What is the significance of Trip time?
Trip time is the roundtrip time required for a control packet to be delivered from the DS to the Robot and a corresponding status packet to be sent from the Robot to the DS. It’s similar to a network ping, but it’s built into the communications protocol.
The DS computes the average trip time of the last 10 packets, logs it, as well as forwards the most current average value in each status packet sent to the FMS, which occurs every 100ms. Typical trip times are under 10ms, but can increase due to network congestion as a result of high bandwidth usage, addition processing in the DS, or inefficient user code on the Robot. Trip times are monitored during each match by the FTA.
How is Trip time impacted by Bandwidth usage?

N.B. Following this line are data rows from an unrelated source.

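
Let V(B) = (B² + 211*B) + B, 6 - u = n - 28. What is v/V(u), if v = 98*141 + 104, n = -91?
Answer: 13922/42125 ≈ 0.33049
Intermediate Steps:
u = 125 (u = 6 - (-91 - 28) = 6 - 1*(-119) = 6 + 119 = 125)
V(B) = B² + 212*B
v = 13922 (v = 13818 + 104 = 13922)
v/V(u) = 13922/((125*(212 + 125))) = 13922/((125*337)) = 13922/42125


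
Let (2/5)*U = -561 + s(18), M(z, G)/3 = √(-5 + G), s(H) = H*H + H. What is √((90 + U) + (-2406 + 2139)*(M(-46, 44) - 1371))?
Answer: √(1462398 - 3204*√39)/2 ≈ 600.50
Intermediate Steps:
s(H) = H + H² (s(H) = H² + H = H + H²)
M(z, G) = 3*√(-5 + G)
U = -1095/2 (U = 5*(-561 + 18*(1 + 18))/2 = 5*(-561 + 18*19)/2 = 5*(-561 + 342)/2 = (5/2)*(-219) = -1095/2 ≈ -547.50)
√((90 + U) + (-2406 + 2139)*(M(-46, 44) - 1371)) = √((90 - 1095/2) + (-2406 + 2139)*(3*√(-5 + 44) - 1371)) = √(-915/2 - 267*(3*√39 - 1371)) = √(-915/2 - 267*(-1371 + 3*√39)) = √(-915/2 + (366057 - 801*√39)) = √(731199/2 - 801*√39)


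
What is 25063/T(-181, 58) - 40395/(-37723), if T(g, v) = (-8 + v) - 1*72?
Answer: -944562859/829906 ≈ -1138.2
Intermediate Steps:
T(g, v) = -80 + v (T(g, v) = (-8 + v) - 72 = -80 + v)
25063/T(-181, 58) - 40395/(-37723) = 25063/(-80 + 58) - 40395/(-37723) = 25063/(-22) - 40395*(-1/37723) = 25063*(-1/22) + 40395/37723 = -25063/22 + 40395/37723 = -944562859/829906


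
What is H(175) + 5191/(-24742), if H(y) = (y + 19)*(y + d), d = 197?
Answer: 1785575465/24742 ≈ 72168.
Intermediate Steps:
H(y) = (19 + y)*(197 + y) (H(y) = (y + 19)*(y + 197) = (19 + y)*(197 + y))
H(175) + 5191/(-24742) = (3743 + 175**2 + 216*175) + 5191/(-24742) = (3743 + 30625 + 37800) + 5191*(-1/24742) = 72168 - 5191/24742 = 1785575465/24742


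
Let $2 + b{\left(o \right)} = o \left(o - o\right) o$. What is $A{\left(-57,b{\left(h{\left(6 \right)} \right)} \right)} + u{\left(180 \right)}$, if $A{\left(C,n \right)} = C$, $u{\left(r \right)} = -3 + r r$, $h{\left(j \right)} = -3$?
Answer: $32340$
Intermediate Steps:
$b{\left(o \right)} = -2$ ($b{\left(o \right)} = -2 + o \left(o - o\right) o = -2 + o 0 o = -2 + 0 o = -2 + 0 = -2$)
$u{\left(r \right)} = -3 + r^{2}$
$A{\left(-57,b{\left(h{\left(6 \right)} \right)} \right)} + u{\left(180 \right)} = -57 - \left(3 - 180^{2}\right) = -57 + \left(-3 + 32400\right) = -57 + 32397 = 32340$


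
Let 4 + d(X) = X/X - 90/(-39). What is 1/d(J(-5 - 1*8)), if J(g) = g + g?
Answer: -13/9 ≈ -1.4444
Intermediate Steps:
J(g) = 2*g
d(X) = -9/13 (d(X) = -4 + (X/X - 90/(-39)) = -4 + (1 - 90*(-1/39)) = -4 + (1 + 30/13) = -4 + 43/13 = -9/13)
1/d(J(-5 - 1*8)) = 1/(-9/13) = -13/9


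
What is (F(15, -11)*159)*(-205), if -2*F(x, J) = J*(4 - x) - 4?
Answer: 3813615/2 ≈ 1.9068e+6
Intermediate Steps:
F(x, J) = 2 - J*(4 - x)/2 (F(x, J) = -(J*(4 - x) - 4)/2 = -(-4 + J*(4 - x))/2 = 2 - J*(4 - x)/2)
(F(15, -11)*159)*(-205) = ((2 - 2*(-11) + (1/2)*(-11)*15)*159)*(-205) = ((2 + 22 - 165/2)*159)*(-205) = -117/2*159*(-205) = -18603/2*(-205) = 3813615/2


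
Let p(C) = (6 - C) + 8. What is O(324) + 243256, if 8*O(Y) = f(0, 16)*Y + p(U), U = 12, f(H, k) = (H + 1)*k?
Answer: 975617/4 ≈ 2.4390e+5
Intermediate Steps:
f(H, k) = k*(1 + H) (f(H, k) = (1 + H)*k = k*(1 + H))
p(C) = 14 - C
O(Y) = ¼ + 2*Y (O(Y) = ((16*(1 + 0))*Y + (14 - 1*12))/8 = ((16*1)*Y + (14 - 12))/8 = (16*Y + 2)/8 = (2 + 16*Y)/8 = ¼ + 2*Y)
O(324) + 243256 = (¼ + 2*324) + 243256 = (¼ + 648) + 243256 = 2593/4 + 243256 = 975617/4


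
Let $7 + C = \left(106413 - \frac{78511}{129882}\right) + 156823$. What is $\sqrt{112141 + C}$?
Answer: $\frac{\sqrt{6332231677886178}}{129882} \approx 612.67$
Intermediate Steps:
$C = \frac{34188630467}{129882}$ ($C = -7 + \left(\left(106413 - \frac{78511}{129882}\right) + 156823\right) = -7 + \left(\frac{13821054755}{129882} + 156823\right) = -7 + \frac{34189539641}{129882} = \frac{34188630467}{129882} \approx 2.6323 \cdot 10^{5}$)
$\sqrt{112141 + C} = \sqrt{112141 + \frac{34188630467}{129882}} = \sqrt{\frac{48753727829}{129882}} = \frac{\sqrt{6332231677886178}}{129882}$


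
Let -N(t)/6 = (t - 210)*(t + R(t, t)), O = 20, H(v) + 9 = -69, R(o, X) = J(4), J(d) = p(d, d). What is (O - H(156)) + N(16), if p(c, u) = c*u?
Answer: 37346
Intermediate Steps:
J(d) = d² (J(d) = d*d = d²)
R(o, X) = 16 (R(o, X) = 4² = 16)
H(v) = -78 (H(v) = -9 - 69 = -78)
N(t) = -6*(-210 + t)*(16 + t) (N(t) = -6*(t - 210)*(t + 16) = -6*(-210 + t)*(16 + t))
(O - H(156)) + N(16) = (20 - 1*(-78)) + (20160 - 6*16² + 1164*16) = (20 + 78) + (20160 - 6*256 + 18624) = 98 + (20160 - 1536 + 18624) = 98 + 37248 = 37346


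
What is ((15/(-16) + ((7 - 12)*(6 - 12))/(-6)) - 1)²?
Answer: 12321/256 ≈ 48.129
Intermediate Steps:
((15/(-16) + ((7 - 12)*(6 - 12))/(-6)) - 1)² = ((15*(-1/16) - 5*(-6)*(-⅙)) - 1)² = ((-15/16 + 30*(-⅙)) - 1)² = ((-15/16 - 5) - 1)² = (-95/16 - 1)² = (-111/16)² = 12321/256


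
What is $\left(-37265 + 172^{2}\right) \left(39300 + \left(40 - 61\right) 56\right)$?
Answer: $-292830444$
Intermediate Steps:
$\left(-37265 + 172^{2}\right) \left(39300 + \left(40 - 61\right) 56\right) = \left(-37265 + 29584\right) \left(39300 - 1176\right) = - 7681 \left(39300 - 1176\right) = \left(-7681\right) 38124 = -292830444$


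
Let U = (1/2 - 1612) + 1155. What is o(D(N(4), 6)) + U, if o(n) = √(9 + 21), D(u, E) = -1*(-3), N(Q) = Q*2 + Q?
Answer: -913/2 + √30 ≈ -451.02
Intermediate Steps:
N(Q) = 3*Q (N(Q) = 2*Q + Q = 3*Q)
D(u, E) = 3
o(n) = √30
U = -913/2 (U = (½ - 1612) + 1155 = -3223/2 + 1155 = -913/2 ≈ -456.50)
o(D(N(4), 6)) + U = √30 - 913/2 = -913/2 + √30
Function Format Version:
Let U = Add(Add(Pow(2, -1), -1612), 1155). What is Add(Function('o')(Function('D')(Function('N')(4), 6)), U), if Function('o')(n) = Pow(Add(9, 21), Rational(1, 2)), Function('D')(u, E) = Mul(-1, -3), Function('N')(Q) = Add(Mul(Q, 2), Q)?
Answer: Add(Rational(-913, 2), Pow(30, Rational(1, 2))) ≈ -451.02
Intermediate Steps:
Function('N')(Q) = Mul(3, Q) (Function('N')(Q) = Add(Mul(2, Q), Q) = Mul(3, Q))
Function('D')(u, E) = 3
Function('o')(n) = Pow(30, Rational(1, 2))
U = Rational(-913, 2) (U = Add(Add(Rational(1, 2), -1612), 1155) = Add(Rational(-3223, 2), 1155) = Rational(-913, 2) ≈ -456.50)
Add(Function('o')(Function('D')(Function('N')(4), 6)), U) = Add(Pow(30, Rational(1, 2)), Rational(-913, 2)) = Add(Rational(-913, 2), Pow(30, Rational(1, 2)))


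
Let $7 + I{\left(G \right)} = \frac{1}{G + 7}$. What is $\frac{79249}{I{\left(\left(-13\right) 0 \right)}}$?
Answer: $- \frac{554743}{48} \approx -11557.0$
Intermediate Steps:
$I{\left(G \right)} = -7 + \frac{1}{7 + G}$ ($I{\left(G \right)} = -7 + \frac{1}{G + 7} = -7 + \frac{1}{7 + G}$)
$\frac{79249}{I{\left(\left(-13\right) 0 \right)}} = \frac{79249}{\frac{1}{7 - 0} \left(-48 - 7 \left(\left(-13\right) 0\right)\right)} = \frac{79249}{\frac{1}{7 + 0} \left(-48 - 0\right)} = \frac{79249}{\frac{1}{7} \left(-48 + 0\right)} = \frac{79249}{\frac{1}{7} \left(-48\right)} = \frac{79249}{- \frac{48}{7}} = 79249 \left(- \frac{7}{48}\right) = - \frac{554743}{48}$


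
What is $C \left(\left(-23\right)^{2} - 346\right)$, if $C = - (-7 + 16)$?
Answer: $-1647$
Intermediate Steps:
$C = -9$ ($C = \left(-1\right) 9 = -9$)
$C \left(\left(-23\right)^{2} - 346\right) = - 9 \left(\left(-23\right)^{2} - 346\right) = - 9 \left(529 - 346\right) = \left(-9\right) 183 = -1647$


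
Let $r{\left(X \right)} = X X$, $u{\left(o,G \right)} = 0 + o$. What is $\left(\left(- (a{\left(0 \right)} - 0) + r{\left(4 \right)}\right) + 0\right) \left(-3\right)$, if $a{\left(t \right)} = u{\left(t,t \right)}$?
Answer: $-48$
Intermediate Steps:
$u{\left(o,G \right)} = o$
$a{\left(t \right)} = t$
$r{\left(X \right)} = X^{2}$
$\left(\left(- (a{\left(0 \right)} - 0) + r{\left(4 \right)}\right) + 0\right) \left(-3\right) = \left(\left(- (0 - 0) + 4^{2}\right) + 0\right) \left(-3\right) = \left(\left(- (0 + 0) + 16\right) + 0\right) \left(-3\right) = \left(\left(\left(-1\right) 0 + 16\right) + 0\right) \left(-3\right) = \left(\left(0 + 16\right) + 0\right) \left(-3\right) = \left(16 + 0\right) \left(-3\right) = 16 \left(-3\right) = -48$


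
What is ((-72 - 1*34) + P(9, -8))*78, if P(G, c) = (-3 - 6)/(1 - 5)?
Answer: -16185/2 ≈ -8092.5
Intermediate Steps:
P(G, c) = 9/4 (P(G, c) = -9/(-4) = -9*(-¼) = 9/4)
((-72 - 1*34) + P(9, -8))*78 = ((-72 - 1*34) + 9/4)*78 = ((-72 - 34) + 9/4)*78 = (-106 + 9/4)*78 = -415/4*78 = -16185/2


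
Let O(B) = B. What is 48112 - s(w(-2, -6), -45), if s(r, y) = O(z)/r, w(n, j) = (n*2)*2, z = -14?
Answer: 192441/4 ≈ 48110.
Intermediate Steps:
w(n, j) = 4*n (w(n, j) = (2*n)*2 = 4*n)
s(r, y) = -14/r
48112 - s(w(-2, -6), -45) = 48112 - (-14)/(4*(-2)) = 48112 - (-14)/(-8) = 48112 - (-14)*(-1)/8 = 48112 - 1*7/4 = 48112 - 7/4 = 192441/4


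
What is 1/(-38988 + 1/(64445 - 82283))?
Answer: -17838/695467945 ≈ -2.5649e-5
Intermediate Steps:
1/(-38988 + 1/(64445 - 82283)) = 1/(-38988 + 1/(-17838)) = 1/(-38988 - 1/17838) = 1/(-695467945/17838) = -17838/695467945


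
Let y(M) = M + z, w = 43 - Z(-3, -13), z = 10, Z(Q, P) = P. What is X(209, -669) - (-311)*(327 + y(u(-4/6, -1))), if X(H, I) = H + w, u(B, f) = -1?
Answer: 104761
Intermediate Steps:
w = 56 (w = 43 - 1*(-13) = 43 + 13 = 56)
y(M) = 10 + M (y(M) = M + 10 = 10 + M)
X(H, I) = 56 + H (X(H, I) = H + 56 = 56 + H)
X(209, -669) - (-311)*(327 + y(u(-4/6, -1))) = (56 + 209) - (-311)*(327 + (10 - 1)) = 265 - (-311)*(327 + 9) = 265 - (-311)*336 = 265 - 1*(-104496) = 265 + 104496 = 104761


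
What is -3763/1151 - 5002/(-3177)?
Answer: -6197749/3656727 ≈ -1.6949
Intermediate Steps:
-3763/1151 - 5002/(-3177) = -3763*1/1151 - 5002*(-1/3177) = -3763/1151 + 5002/3177 = -6197749/3656727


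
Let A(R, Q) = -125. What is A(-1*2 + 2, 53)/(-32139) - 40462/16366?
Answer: -649181234/262993437 ≈ -2.4684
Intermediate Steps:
A(-1*2 + 2, 53)/(-32139) - 40462/16366 = -125/(-32139) - 40462/16366 = -125*(-1/32139) - 40462*1/16366 = 125/32139 - 20231/8183 = -649181234/262993437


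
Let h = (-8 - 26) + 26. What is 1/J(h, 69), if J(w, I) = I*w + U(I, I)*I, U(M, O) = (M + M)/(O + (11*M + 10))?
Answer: -419/226527 ≈ -0.0018497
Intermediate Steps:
h = -8 (h = -34 + 26 = -8)
U(M, O) = 2*M/(10 + O + 11*M) (U(M, O) = (2*M)/(O + (10 + 11*M)) = (2*M)/(10 + O + 11*M) = 2*M/(10 + O + 11*M))
J(w, I) = I*w + 2*I²/(10 + 12*I) (J(w, I) = I*w + (2*I/(10 + I + 11*I))*I = I*w + (2*I/(10 + 12*I))*I = I*w + 2*I²/(10 + 12*I))
1/J(h, 69) = 1/(69*(69 - 8*(5 + 6*69))/(5 + 6*69)) = 1/(69*(69 - 8*(5 + 414))/(5 + 414)) = 1/(69*(69 - 8*419)/419) = 1/(69*(1/419)*(69 - 3352)) = 1/(69*(1/419)*(-3283)) = 1/(-226527/419) = -419/226527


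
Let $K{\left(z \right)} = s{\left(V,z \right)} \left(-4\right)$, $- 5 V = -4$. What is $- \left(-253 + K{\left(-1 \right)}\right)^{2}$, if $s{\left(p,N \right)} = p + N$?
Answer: $- \frac{1590121}{25} \approx -63605.0$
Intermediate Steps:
$V = \frac{4}{5}$ ($V = \left(- \frac{1}{5}\right) \left(-4\right) = \frac{4}{5} \approx 0.8$)
$s{\left(p,N \right)} = N + p$
$K{\left(z \right)} = - \frac{16}{5} - 4 z$ ($K{\left(z \right)} = \left(z + \frac{4}{5}\right) \left(-4\right) = \left(\frac{4}{5} + z\right) \left(-4\right) = - \frac{16}{5} - 4 z$)
$- \left(-253 + K{\left(-1 \right)}\right)^{2} = - \left(-253 - - \frac{4}{5}\right)^{2} = - \left(-253 + \left(- \frac{16}{5} + 4\right)\right)^{2} = - \left(-253 + \frac{4}{5}\right)^{2} = - \left(- \frac{1261}{5}\right)^{2} = \left(-1\right) \frac{1590121}{25} = - \frac{1590121}{25}$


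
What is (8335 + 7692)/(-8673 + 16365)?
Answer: 16027/7692 ≈ 2.0836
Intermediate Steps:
(8335 + 7692)/(-8673 + 16365) = 16027/7692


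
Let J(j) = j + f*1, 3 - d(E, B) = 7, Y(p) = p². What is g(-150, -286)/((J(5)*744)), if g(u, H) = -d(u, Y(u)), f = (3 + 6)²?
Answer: 1/15996 ≈ 6.2516e-5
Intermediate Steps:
f = 81 (f = 9² = 81)
d(E, B) = -4 (d(E, B) = 3 - 1*7 = 3 - 7 = -4)
J(j) = 81 + j (J(j) = j + 81*1 = j + 81 = 81 + j)
g(u, H) = 4 (g(u, H) = -1*(-4) = 4)
g(-150, -286)/((J(5)*744)) = 4/(((81 + 5)*744)) = 4/((86*744)) = 4/63984 = 4*(1/63984) = 1/15996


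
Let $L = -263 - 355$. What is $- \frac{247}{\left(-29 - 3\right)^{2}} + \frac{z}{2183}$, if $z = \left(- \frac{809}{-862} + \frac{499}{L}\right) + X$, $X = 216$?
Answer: $- \frac{42335311099}{297707271168} \approx -0.1422$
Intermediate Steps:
$L = -618$
$z = \frac{28784120}{133179}$ ($z = \left(- \frac{809}{-862} + \frac{499}{-618}\right) + 216 = \left(\left(-809\right) \left(- \frac{1}{862}\right) + 499 \left(- \frac{1}{618}\right)\right) + 216 = \left(\frac{809}{862} - \frac{499}{618}\right) + 216 = \frac{17456}{133179} + 216 = \frac{28784120}{133179} \approx 216.13$)
$- \frac{247}{\left(-29 - 3\right)^{2}} + \frac{z}{2183} = - \frac{247}{\left(-29 - 3\right)^{2}} + \frac{28784120}{133179 \cdot 2183} = - \frac{247}{\left(-32\right)^{2}} + \frac{28784120}{133179} \cdot \frac{1}{2183} = - \frac{247}{1024} + \frac{28784120}{290729757} = - \frac{42335311099}{297707271168}$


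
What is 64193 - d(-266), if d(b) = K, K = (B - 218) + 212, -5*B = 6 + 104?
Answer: 64221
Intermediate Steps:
B = -22 (B = -(6 + 104)/5 = -1/5*110 = -22)
K = -28 (K = (-22 - 218) + 212 = -240 + 212 = -28)
d(b) = -28
64193 - d(-266) = 64193 - 1*(-28) = 64193 + 28 = 64221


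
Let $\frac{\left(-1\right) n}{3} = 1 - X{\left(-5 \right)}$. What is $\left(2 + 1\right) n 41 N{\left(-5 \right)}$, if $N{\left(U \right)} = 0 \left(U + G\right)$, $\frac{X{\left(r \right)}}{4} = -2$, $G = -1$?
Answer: $0$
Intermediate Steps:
$X{\left(r \right)} = -8$ ($X{\left(r \right)} = 4 \left(-2\right) = -8$)
$n = -27$ ($n = - 3 \left(1 - -8\right) = - 3 \left(1 + 8\right) = \left(-3\right) 9 = -27$)
$N{\left(U \right)} = 0$ ($N{\left(U \right)} = 0 \left(U - 1\right) = 0 \left(-1 + U\right) = 0$)
$\left(2 + 1\right) n 41 N{\left(-5 \right)} = \left(2 + 1\right) \left(-27\right) 41 \cdot 0 = 3 \left(-27\right) 41 \cdot 0 = \left(-81\right) 41 \cdot 0 = \left(-3321\right) 0 = 0$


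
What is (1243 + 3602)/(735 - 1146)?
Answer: -1615/137 ≈ -11.788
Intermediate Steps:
(1243 + 3602)/(735 - 1146) = 4845/(-411) = 4845*(-1/411) = -1615/137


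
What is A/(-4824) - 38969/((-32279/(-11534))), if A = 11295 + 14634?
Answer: -3597135565/258232 ≈ -13930.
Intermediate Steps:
A = 25929
A/(-4824) - 38969/((-32279/(-11534))) = 25929/(-4824) - 38969/((-32279/(-11534))) = 25929*(-1/4824) - 38969/((-32279*(-1/11534))) = -43/8 - 38969/32279/11534 = -43/8 - 38969*11534/32279 = -43/8 - 449468446/32279 = -3597135565/258232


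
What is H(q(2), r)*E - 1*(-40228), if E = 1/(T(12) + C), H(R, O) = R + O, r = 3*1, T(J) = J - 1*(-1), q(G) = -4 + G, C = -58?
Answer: 1810259/45 ≈ 40228.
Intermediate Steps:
T(J) = 1 + J (T(J) = J + 1 = 1 + J)
r = 3
H(R, O) = O + R
E = -1/45 (E = 1/((1 + 12) - 58) = 1/(13 - 58) = 1/(-45) = -1/45 ≈ -0.022222)
H(q(2), r)*E - 1*(-40228) = (3 + (-4 + 2))*(-1/45) - 1*(-40228) = (3 - 2)*(-1/45) + 40228 = 1*(-1/45) + 40228 = -1/45 + 40228 = 1810259/45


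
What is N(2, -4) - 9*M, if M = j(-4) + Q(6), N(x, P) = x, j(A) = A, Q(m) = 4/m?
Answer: 32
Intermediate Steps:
M = -10/3 (M = -4 + 4/6 = -4 + 4*(⅙) = -4 + ⅔ = -10/3 ≈ -3.3333)
N(2, -4) - 9*M = 2 - 9*(-10/3) = 2 + 30 = 32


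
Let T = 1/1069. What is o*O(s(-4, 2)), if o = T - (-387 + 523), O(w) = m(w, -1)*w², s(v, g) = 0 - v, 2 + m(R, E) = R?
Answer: -4652256/1069 ≈ -4352.0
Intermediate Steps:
m(R, E) = -2 + R
s(v, g) = -v
T = 1/1069 ≈ 0.00093545
O(w) = w²*(-2 + w) (O(w) = (-2 + w)*w² = w²*(-2 + w))
o = -145383/1069 (o = 1/1069 - (-387 + 523) = 1/1069 - 1*136 = 1/1069 - 136 = -145383/1069 ≈ -136.00)
o*O(s(-4, 2)) = -145383*(-1*(-4))²*(-2 - 1*(-4))/1069 = -145383*4²*(-2 + 4)/1069 = -2326128*2/1069 = -145383/1069*32 = -4652256/1069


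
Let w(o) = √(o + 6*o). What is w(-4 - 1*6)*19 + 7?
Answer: 7 + 19*I*√70 ≈ 7.0 + 158.97*I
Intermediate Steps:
w(o) = √7*√o (w(o) = √(7*o) = √7*√o)
w(-4 - 1*6)*19 + 7 = (√7*√(-4 - 1*6))*19 + 7 = (√7*√(-4 - 6))*19 + 7 = (√7*√(-10))*19 + 7 = (√7*(I*√10))*19 + 7 = (I*√70)*19 + 7 = 19*I*√70 + 7 = 7 + 19*I*√70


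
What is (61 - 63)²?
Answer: 4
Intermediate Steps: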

The figure above shows how Average Trip time of the DS-Robot packets increases as the total bandwidth on the VLAN is consumed. NOTE: The data shown was captured prior to the 2014 season, but still applies in 2015. The only difference is that in 2015 the increase in Average Trip time occurs around 6.5Mbps due to the increased efficiency in control and status packet size between the DS and roboRIO.
A significant increase in Average Trip Time occurs just above 6Mbps of data because there is already ~900Kbits/sec being consumed by the DS-Robot packets alone. Network congestion increases as you approach the 7Mbps limit of the VLAN and as a result the Average Trip Time increases. The QoS policy described above works to prioritize control packets specifically to allow for some reasonable level of Robot control to be available under such conditions, but performance cannot be guaranteed.
If you are experiencing high trip times, the first place to look should be the settings of your camera stream from the Robot to the DS.
- For teams using the LabVIEW Dashboard: Increasing the compression value, or reducing the image size or frame rate should result in the average trip time value decreasing.
For teams using the SmartDashboard: Check the settings in the Axis camera. The SmartDashboard implementation requests a MJPEG stream using the default camera settings. If they have not been manually configured, they are 640x480 @30fps with a compression value of 30. Under these conditions the camera stream alone requires ~14Mbps of bandwidth, which is twice (2X) the available limit on the competition field. Change the camera settings to match the recommended values detailed above to determine if performance improves.